Biophysical Characterization of Synthetic Adhesins for Developing Tunable Engineered Living Materials With Predictive Properties

Abstract

The emerging discipline of engineered living materials (ELMs) highlights many outstanding properties over traditional materials, and synthetic biology approaches are considered a key up-and-coming approach for ELM. While synthetic adhesins have been developed in other systems, recent advancements in a genetically encoded adhesion toolkit for E. coli have enabled precise manipulation of cell-cell adhesion and the design of self-assembled multicellular patterns and materials. However, while synthetic gene regulation in synthetic biology is well described, the characterization of synthetic adhesins remains limited, hindering their functionality and the programming of ELMs. We demonstrate on example of one particular adhesion toolbox how it can be characterized in general and we report quantitative measures of key biophysical parameters, including the total number of adhesion proteins per cell, lateral membrane diffusion, production and degradation rates, and binding force.
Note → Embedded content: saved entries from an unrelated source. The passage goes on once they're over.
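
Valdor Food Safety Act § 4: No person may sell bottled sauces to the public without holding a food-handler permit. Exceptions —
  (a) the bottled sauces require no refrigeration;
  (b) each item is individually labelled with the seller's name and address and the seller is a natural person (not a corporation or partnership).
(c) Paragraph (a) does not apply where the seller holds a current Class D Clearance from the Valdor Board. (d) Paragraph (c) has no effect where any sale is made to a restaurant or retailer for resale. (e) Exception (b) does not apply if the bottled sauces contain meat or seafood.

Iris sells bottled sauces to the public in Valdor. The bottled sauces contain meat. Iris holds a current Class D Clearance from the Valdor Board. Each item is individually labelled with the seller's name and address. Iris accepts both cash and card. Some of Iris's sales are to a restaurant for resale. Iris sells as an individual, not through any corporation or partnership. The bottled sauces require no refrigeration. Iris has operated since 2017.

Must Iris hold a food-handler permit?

No — exception (a) applies; Iris is not required to hold a food-handler permit.

All of (a)'s requirements are met (the bottled sauces are shelf-stable). As to paragraphs (c)–(d): (c) is triggered (a current Class D Clearance is held), but is displaced by (d): (d) applies — some sales are to a restaurant for resale. (a) remains available.
Exception (b): items are individually labelled; the seller is a natural person — every condition holds. But: (e) operates against (b): the bottled sauces contain meat. (b) is therefore removed.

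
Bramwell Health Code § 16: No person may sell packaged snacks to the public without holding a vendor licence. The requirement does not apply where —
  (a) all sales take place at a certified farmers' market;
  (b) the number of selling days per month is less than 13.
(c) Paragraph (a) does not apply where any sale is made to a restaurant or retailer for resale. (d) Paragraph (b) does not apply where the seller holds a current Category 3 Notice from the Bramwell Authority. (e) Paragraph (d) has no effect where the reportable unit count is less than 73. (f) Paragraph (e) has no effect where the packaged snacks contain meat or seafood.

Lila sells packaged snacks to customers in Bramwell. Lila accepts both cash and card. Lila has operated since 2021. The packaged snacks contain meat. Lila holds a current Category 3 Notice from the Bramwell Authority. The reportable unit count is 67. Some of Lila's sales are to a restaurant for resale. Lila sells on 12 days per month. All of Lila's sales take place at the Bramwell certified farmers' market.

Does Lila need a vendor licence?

All of (a)'s requirements are met (all sales are at a certified farmers' market). However, paragraph (c) must be considered: (c) operates against (a): some sales are to a restaurant for resale. So (a) is unavailable.
Exception (b)'s conditions are all satisfied: the number of selling days per month is 12, less than the 13 limit. However, paragraphs (d)–(f) must be considered: (d) operates against (b): a current Category 3 Notice is held. (e) would limit (d) — the reportable unit count is 67, less than the 73 limit — but (f) sets (e) aside: (f) operates against (e): the packaged snacks contain meat. Exception (b) does not apply.
None of the exceptions is available; § 16 applies in full.

Yes — Lila must hold a vendor licence.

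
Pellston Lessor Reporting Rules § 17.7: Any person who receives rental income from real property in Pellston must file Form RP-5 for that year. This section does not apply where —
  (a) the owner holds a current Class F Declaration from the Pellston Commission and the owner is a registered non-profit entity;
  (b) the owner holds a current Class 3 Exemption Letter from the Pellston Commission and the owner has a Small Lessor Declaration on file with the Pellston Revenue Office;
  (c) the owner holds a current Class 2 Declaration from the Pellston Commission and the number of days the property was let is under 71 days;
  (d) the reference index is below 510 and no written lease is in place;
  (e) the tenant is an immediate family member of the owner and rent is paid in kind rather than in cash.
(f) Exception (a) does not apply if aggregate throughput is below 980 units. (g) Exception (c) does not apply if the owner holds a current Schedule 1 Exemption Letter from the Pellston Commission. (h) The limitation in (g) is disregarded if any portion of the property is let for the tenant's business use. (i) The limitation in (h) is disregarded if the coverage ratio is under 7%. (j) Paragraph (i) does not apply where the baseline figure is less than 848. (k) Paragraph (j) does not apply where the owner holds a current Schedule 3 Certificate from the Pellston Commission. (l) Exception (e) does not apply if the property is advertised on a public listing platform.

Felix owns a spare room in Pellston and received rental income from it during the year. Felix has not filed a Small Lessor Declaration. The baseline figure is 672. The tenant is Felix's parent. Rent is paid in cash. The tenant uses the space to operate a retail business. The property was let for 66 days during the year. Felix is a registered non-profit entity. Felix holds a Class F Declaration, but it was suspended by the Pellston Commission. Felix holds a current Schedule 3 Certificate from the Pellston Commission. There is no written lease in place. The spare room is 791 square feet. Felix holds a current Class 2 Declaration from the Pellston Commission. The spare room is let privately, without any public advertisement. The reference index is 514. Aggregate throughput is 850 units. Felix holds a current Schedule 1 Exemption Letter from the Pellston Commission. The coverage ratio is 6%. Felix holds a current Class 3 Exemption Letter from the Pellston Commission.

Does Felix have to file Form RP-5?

Exception (a) requires that the owner holds a current Class F Declaration from the Pellston Commission; but no current Class F Declaration is held, so (a) is unavailable.
Exception (b) requires that the owner has a Small Lessor Declaration on file with the Pellston Revenue Office; but no Small Lessor Declaration is on file, so (b) is unavailable.
Exception (c) is satisfied on its face — a current Class 2 Declaration is held; the number of days the property was let is 66 days, under the 71 days limit. Turning to paragraphs (g)–(k): (g) is triggered — a current Schedule 1 Exemption Letter is held. (h) is triggered (the space is let for business use), but yields to (i): (i) operates against (h): the coverage ratio is 6%, under the 7% limit. (j) applies (the baseline figure is 672, less than the 848 limit), but is itself disapplied by (k): (k) is engaged — a current Schedule 3 Certificate is held. Exception (c) does not apply.
Exception (d) fails — the reference index is 514, not below 510.
Exception (e) requires that rent is paid in kind rather than in cash; but rent is paid in cash, so (e) is unavailable.
No exception applies. The general rule governs.

Yes — Felix must file Form RP-5.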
For example, the viscoelasticity of an ELM depends on whether cells may slide past each other and rearrange their relative position and orientation without the need to break adhesion bonds, critically depends on the number of adhesins per cell, their stability (longevity), their pairwise binding strength, and their ability to move within the cellular membrane. Based on these measured parameters, we then demonstrate how to predict bottom-up tunable macroscopic ELM properties with a focus on material tensile strength as a suitable example that is relevant, for example, for bioprinting. Furthermore, we show how small molecular changes affect the viscosity of the material and we aim to provide a systematic quantification of these effects for the future development of machine-learning algorithms with strong predictive capabilities for rational material engineering.